I loved this book. It is beyond relavent, it is the future and explains the world of search, maps and so much more that we take for granted. I was amazed and thought I knew something about the internet.
Fantastic research by Steven Levy and great narration by L.J. Ganser. Could not stop listening until done.
Sounds like they dragged someone out pf the 50's to narrate this one. Really took away from the experience. Maybe better to try the print edition IMO.
Not a mainstream reader.
In the Ples (Google) book is not a thrilling book, like a novel, but more like a information book about Google. The first half of the book is pretty dull. How Google got started, the founders, etc. It made me want to go to sleep for the first 5-6 hours because there has been so much coverage on this already, that the book is more like a re run of the same story. It doesn't gets interesting until after the background noise.
The book does a good job at going over each products that Google has to offer and how they manifested in what they have now like, Google 411 for voice recognition, maps, gmail and so on. The most interesting parts in the book is Google's relation to China and how they kept their principles. Also, the infrastructure on their server farms, how server farms works and redundant backups by using sub par disk drives and other cut backs, but because of their engineering and programming, cutting corners actually made the server farms run more efficiently from others. .
I've also read "What would Google do" by Jeff Jarvis and other books on this topic, but they are all commentaries and personal opinions.
Almost 20 hours for "In The Plex" is justify because of its content and level of detail and explanation and the hard facts.
I hope the author will write another issue of this book in 10 years on what else Google achieve and fail to do.
Google is just tweaking the wheel to roll faster.
An excellent portrait of our modern business world. The internet has opened the door and given opportunities to the young and intelligent ambitions of this world.
An entertaining rendition, written in almost a collegiate style their was a little too much of "were the misunderstood good guys".
Google is the third half of the many peoples minds and its efficacy and ease is almost like an opium. It posses the questions of responsibility in the competitive arena but does not paint the picture of the continuing social shift.

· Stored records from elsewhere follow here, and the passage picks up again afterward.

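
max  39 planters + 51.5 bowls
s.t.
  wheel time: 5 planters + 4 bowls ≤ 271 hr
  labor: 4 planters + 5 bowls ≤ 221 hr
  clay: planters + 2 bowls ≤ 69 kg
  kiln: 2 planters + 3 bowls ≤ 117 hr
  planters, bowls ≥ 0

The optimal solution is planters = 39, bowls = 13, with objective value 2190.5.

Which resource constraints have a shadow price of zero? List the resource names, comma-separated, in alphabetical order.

clay, wheel time

wheel time: 247/271 (slack 24)
labor: 221/221 (binding)
clay: 65/69 (slack 4)
kiln: 117/117 (binding)
By complementary slackness, a constraint with positive slack has shadow price 0 → clay, wheel time.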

All the same very entertaining
The author seemed really have deep knowledge about Google. But I can clearly see his bias on Google - he really likes Google. The narrator was perfect, he surely sounded interested in what the book is about and passionate. As far as you don't take it word for word from the author, this book is an excellent book to know better about what Google is and where it is going.
This book was a very thorough look into all of Google's products from a social, historical and technological perspective. I'm a big user of Google products, and I learned a lot from this book that helped me understand Google's purpose and trajectory even better than before. I love Steven Levy's writing, and would recommend this book to anyone interested in the behemoth that is Google. My only caveat would be that if you're not a technically oriented person, that some of the material might be over your head.
Maybe it's because I have a background in technology, and lived in Silicon Valley for many years that I enjoyed the book as much as I did, but as a current small business owner in a non technology field, I found the marketing, human resource, and sociological elements of the text even more interesting. As a brief technology history lesson for computer scientists, this book is must-read material for students interested in making a difference in the world, creating the next big thing in science, or working for Google. Teachers, legislators, and parents becoming complacent about the US education system should find the book motivating and instructive. I doubt that Levy intended to weave the good vs. evil subplot in the book, but in the end you might wonder if Google became Google because it's culture dictated that it not be evil. Or was it because it had brilliant scientists who worked their tails off who will face and be tempted by evil again and again and eventually become (quintessential corporate slut) Microsoft anyway? Was the decision to pull government censored Search out of China the ultimate litmus test for Google's values? And if so, does that suggest that the world really should trust a private company that large with a digitized library of all of the books ever written? Or the next big thing from the Mountain View giant?
Some audio books bore me to death, but this guy has an enthusiastic voice and inflection that made the content more exciting.
I listened to this book for the last few weeks during my lunch hour, and it couldn't wait to finish each chapter. I've been a user of Google for a long time, but now I see the company in a completely different light. I guess you could say that I'm a "fan" now!
I'm not sure how the typical consumer would react to this book, but from an I.T. professional's perspective -- it was digital candy for my mind. I only wish the book wouldn't have ended, and continued on as a real time blog so I that could keep up on current events at Google, as they unfold.
It was truly an enjoyable story about the rise of a great, modern company that's still growing and changing the way people interact online.
I really enjoyed this audio book. As a Web Designer I am somehow involved with Google every day with search engines, page ranking etc. This book is a good summary of all Google products, where they originated, how they work and the advantages / disadvantages. Really a book I would recommend!